Lego Competition FIRST In Fun
Merrimack Journal - December 16, 2004
'Mindstorms Mayhem' is First Again
A team of local home-schooled students, including a team member and
a mentor from Merrimack, took two first place awards in the FIRST Lego
League state tournament Saturday, sending them back to the
international competition that they won last spring.
The Mindstorms Mayhem home-school team of kids ages 10-14 took the
Director's Award, emblematic of top honors across all judging
categories, and first place in robot performance. The win means that
for the second year in a row, Mindstorms Mayhem will represent New
Hampshire in the international competition.

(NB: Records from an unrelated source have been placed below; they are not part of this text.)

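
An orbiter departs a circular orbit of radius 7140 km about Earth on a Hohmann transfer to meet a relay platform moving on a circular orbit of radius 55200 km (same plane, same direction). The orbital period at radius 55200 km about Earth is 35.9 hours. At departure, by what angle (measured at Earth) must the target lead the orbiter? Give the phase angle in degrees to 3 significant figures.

φ = 104°

From Kepler's third law T² = 4π²r³/μ at r = 55200 km, T = 35.9 hours = 35.9 × 3600 s = 1.2924×10^5 s: μ = 4π²r³/T² = 3.97542×10^5 km³/s².
Transfer-ellipse semi-major axis a_t = (r₁ + r₂)/2 = (7140 + 55200)/2 = 31170 km.
Transfer time t = π√(a_t³/μ) = 27420 s.
Target angular speed ω₂ = √(μ/r₂³) = 4.862×10^-5 rad/s.
Angle swept by the target during transfer: ω₂·t = 1.333 rad = 76.38°.
Arrival is 180° from departure on the ellipse, so φ = 180° − 76.38° = 104°.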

It will be held in the
spring in the Georgia Dome in Atlanta, site of Mindstormers'
international victory last April.
The team includes two Merrimack residents, mentor Christopher
Jennings and team member Amelia Jennings, along with Katie Hammes,
Nicholas Hammes, and Melissa Gray, all of Milford; Victoria Umenhofer
and Dan Umenhofer of Wilton; Jean Marc Le Doux and David Schunemann of
Hollis; Ryan Simard of Lyndeborough; and Nathan Streeter of Bedford.
Coaches are Bill Gray of Milford and Ken Streeter of Bedford.

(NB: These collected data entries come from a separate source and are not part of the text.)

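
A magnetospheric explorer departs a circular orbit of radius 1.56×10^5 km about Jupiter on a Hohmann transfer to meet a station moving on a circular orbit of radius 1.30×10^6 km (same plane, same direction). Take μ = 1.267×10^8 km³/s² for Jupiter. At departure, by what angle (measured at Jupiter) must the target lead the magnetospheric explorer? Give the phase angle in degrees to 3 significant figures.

φ = 105°

Transfer-ellipse semi-major axis a_t = (r₁ + r₂)/2 = (1.560×10^5 + 1.300×10^6)/2 = 7.280×10^5 km.
Transfer time t = π√(a_t³/μ) = 1.7336×10^5 s.
The target's mean motion on its circular orbit is ω₂ = √(μ/r₂³) = 7.5940×10^-6 rad/s.
Angle swept by the target during transfer: ω₂·t = 1.3165 rad = 75.43°.
The magnetospheric explorer traverses 180° on the transfer ellipse, so the target must lead by 180° − 75.43° = 105°.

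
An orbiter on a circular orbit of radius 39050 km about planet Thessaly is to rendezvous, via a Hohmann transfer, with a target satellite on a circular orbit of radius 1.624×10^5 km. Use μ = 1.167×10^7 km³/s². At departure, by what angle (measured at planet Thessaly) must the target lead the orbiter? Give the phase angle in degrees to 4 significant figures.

Transfer-ellipse semi-major axis a_t = (r₁ + r₂)/2 = (39050 + 1.624×10^5)/2 = 1.00725×10^5 km.
Transfer time t = π√(a_t³/μ) = 29398 s.
Target angular speed ω₂ = √(μ/r₂³) = 5.2198×10^-5 rad/s.
Angle swept by the target during transfer: ω₂·t = 1.5345 rad = 87.92°.
Arrival is 180° from departure on the ellipse, so φ = 180° − 87.92° = 92.08°.

φ = 92.08°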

The theme of this year's competition was "No Limits," and the
student-built robots had to complete tasks that a disabled person
might encounter. They had to be able to move a CD to a desk, put a
ball into a basket, serve a tray of food, feed pets, open a gate, read
the correct colored bus sign, push in chairs, bring a pair of glasses
back to base and end with the robot on the top of some stairs. There
was a time limit of two minutes, thirty seconds.
In addition to robot design, each team presented a research project
to a panel of judges. Mindstorms Mayhem partnered with the Milford
Wadleigh Memorial Library Trustees to help make the library more
accessible to people with disabilities. The team developed and
distributed a brochure and instruction sheets for some software
programs installed on the library computer that make using the
computer easier for people who are visually impaired.
Additionally, the home-schooled Mini Mayhem team, including Ethan
Jennings of Merrimack, won two awards: "Most Realistic Wind-up Car"
and "Best Illustration of the Model on a Show Me Sheet."